COM ARIANO, O CAVALEIRO DE TAPEROÁ


Edmílson Caminha



Há livros que, além de grandes obras, são verdadeiros monumentos literários, como Grande sertão: veredas, de Guimarães Rosa, e o Romance d`A Pedra do Reino, de Ariano Suassuna. Textos que, por sua força e por sua beleza, honrariam qualquer literatura. Ao contar as proezas de Quaderna, Ariano escreveu o nosso Dom Quixote, pela dimensão épica, pelo valor simbólico, pela essência humana com que a história atravessará os tempos como exemplar da nossa melhor criação artística.

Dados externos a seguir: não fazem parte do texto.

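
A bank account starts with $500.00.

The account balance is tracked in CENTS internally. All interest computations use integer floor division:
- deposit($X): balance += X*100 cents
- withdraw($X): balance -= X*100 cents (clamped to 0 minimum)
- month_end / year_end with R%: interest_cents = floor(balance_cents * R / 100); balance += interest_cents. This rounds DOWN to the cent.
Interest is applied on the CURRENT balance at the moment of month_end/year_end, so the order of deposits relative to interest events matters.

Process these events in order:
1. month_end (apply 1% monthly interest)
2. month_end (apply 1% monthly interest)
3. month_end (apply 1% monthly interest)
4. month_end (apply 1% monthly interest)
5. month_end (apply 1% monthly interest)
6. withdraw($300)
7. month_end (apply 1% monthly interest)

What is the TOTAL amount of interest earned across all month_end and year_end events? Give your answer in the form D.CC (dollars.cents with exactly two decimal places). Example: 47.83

Answer: 27.75

Derivation:
After 1 (month_end (apply 1% monthly interest)): balance=$505.00 total_interest=$5.00
After 2 (month_end (apply 1% monthly interest)): balance=$510.05 total_interest=$10.05
After 3 (month_end (apply 1% monthly interest)): balance=$515.15 total_interest=$15.15
After 4 (month_end (apply 1% monthly interest)): balance=$520.30 total_interest=$20.30
After 5 (month_end (apply 1% monthly interest)): balance=$525.50 total_interest=$25.50
After 6 (withdraw($300)): balance=$225.50 total_interest=$25.50
After 7 (month_end (apply 1% monthly interest)): balance=$227.75 total_interest=$27.75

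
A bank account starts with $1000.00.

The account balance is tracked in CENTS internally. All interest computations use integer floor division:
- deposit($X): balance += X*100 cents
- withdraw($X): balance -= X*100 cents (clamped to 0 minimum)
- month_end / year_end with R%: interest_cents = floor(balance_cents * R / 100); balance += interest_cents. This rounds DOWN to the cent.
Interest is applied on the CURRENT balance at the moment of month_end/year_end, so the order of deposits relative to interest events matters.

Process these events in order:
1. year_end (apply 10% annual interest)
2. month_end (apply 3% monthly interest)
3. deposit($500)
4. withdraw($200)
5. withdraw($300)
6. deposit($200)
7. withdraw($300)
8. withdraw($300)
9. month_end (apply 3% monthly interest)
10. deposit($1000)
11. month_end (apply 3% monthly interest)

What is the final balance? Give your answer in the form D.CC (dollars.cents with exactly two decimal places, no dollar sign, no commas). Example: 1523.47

After 1 (year_end (apply 10% annual interest)): balance=$1100.00 total_interest=$100.00
After 2 (month_end (apply 3% monthly interest)): balance=$1133.00 total_interest=$133.00
After 3 (deposit($500)): balance=$1633.00 total_interest=$133.00
After 4 (withdraw($200)): balance=$1433.00 total_interest=$133.00
After 5 (withdraw($300)): balance=$1133.00 total_interest=$133.00
After 6 (deposit($200)): balance=$1333.00 total_interest=$133.00
After 7 (withdraw($300)): balance=$1033.00 total_interest=$133.00
After 8 (withdraw($300)): balance=$733.00 total_interest=$133.00
After 9 (month_end (apply 3% monthly interest)): balance=$754.99 total_interest=$154.99
After 10 (deposit($1000)): balance=$1754.99 total_interest=$154.99
After 11 (month_end (apply 3% monthly interest)): balance=$1807.63 total_interest=$207.63

Answer: 1807.63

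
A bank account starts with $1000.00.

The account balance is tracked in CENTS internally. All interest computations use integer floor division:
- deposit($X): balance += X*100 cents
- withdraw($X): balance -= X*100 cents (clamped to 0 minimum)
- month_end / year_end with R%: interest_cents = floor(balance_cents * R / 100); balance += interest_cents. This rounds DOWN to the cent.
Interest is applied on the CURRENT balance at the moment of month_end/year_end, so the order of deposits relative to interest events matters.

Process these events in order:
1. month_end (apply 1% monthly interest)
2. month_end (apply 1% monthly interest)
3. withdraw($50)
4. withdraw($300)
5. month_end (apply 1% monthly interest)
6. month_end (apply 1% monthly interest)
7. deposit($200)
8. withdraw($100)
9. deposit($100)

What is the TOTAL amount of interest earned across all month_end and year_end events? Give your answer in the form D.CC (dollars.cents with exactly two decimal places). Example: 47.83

Answer: 33.56

Derivation:
After 1 (month_end (apply 1% monthly interest)): balance=$1010.00 total_interest=$10.00
After 2 (month_end (apply 1% monthly interest)): balance=$1020.10 total_interest=$20.10
After 3 (withdraw($50)): balance=$970.10 total_interest=$20.10
After 4 (withdraw($300)): balance=$670.10 total_interest=$20.10
After 5 (month_end (apply 1% monthly interest)): balance=$676.80 total_interest=$26.80
After 6 (month_end (apply 1% monthly interest)): balance=$683.56 total_interest=$33.56
After 7 (deposit($200)): balance=$883.56 total_interest=$33.56
After 8 (withdraw($100)): balance=$783.56 total_interest=$33.56
After 9 (deposit($100)): balance=$883.56 total_interest=$33.56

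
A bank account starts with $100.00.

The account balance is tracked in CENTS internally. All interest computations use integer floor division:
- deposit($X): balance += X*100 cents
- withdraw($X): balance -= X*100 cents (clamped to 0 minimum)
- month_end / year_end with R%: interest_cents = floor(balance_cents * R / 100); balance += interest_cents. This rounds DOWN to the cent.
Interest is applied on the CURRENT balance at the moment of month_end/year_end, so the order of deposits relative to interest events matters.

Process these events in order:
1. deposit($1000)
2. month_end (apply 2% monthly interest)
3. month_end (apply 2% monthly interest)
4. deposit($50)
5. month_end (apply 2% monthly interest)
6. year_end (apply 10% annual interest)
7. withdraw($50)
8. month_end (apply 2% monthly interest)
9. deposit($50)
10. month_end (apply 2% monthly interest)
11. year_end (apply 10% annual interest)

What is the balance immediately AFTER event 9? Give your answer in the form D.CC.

Answer: 1365.95

Derivation:
After 1 (deposit($1000)): balance=$1100.00 total_interest=$0.00
After 2 (month_end (apply 2% monthly interest)): balance=$1122.00 total_interest=$22.00
After 3 (month_end (apply 2% monthly interest)): balance=$1144.44 total_interest=$44.44
After 4 (deposit($50)): balance=$1194.44 total_interest=$44.44
After 5 (month_end (apply 2% monthly interest)): balance=$1218.32 total_interest=$68.32
After 6 (year_end (apply 10% annual interest)): balance=$1340.15 total_interest=$190.15
After 7 (withdraw($50)): balance=$1290.15 total_interest=$190.15
After 8 (month_end (apply 2% monthly interest)): balance=$1315.95 total_interest=$215.95
After 9 (deposit($50)): balance=$1365.95 total_interest=$215.95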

Em 1989, procurei Ariano Suassuna no Recife. Não para entrevistá-lo - queria apenas conhecê-lo, apertar a mão de um dos nossos mais importantes romancistas. Estava na fazenda, informou-me alguém com o mais puro sotaque pernambucano. Seis anos depois, li nos jornais que Ariano viera a Brasília, participar de uma reunião nacional dos secretários da cultura. Telefono para o hotel, pergunto-lhe se posso vê-lo e nos acertamos para logo mais às dez, que ao meio-dia estará viajando de volta. Encontro-o na portaria, muito bem para os seus 67 anos, com o traje a rigor de que tanto gostava: calça de mescla e camisa também, abotoada nos punhos e no colarinho - um sertanejo autêntico. De paletó e gravata, o paraibano de Taperoá seria outro, não o parceiro de Quaderna nem o homem da Compadecida. Observe-se, porém, que o escritor não compunha um tipo, uma caracterização folclórica para se fazer notado. Ariano era aquele mesmo, simples e espontàneo, na modéstia com que costumava apresentar-se. Uma pessoa sem bondade, como gostam de dizer os nordestinos, num caso pitoresco de inversão semàntica... Procuramos um sofá, ali mesmo na recepção, e conversamos por mais de uma hora.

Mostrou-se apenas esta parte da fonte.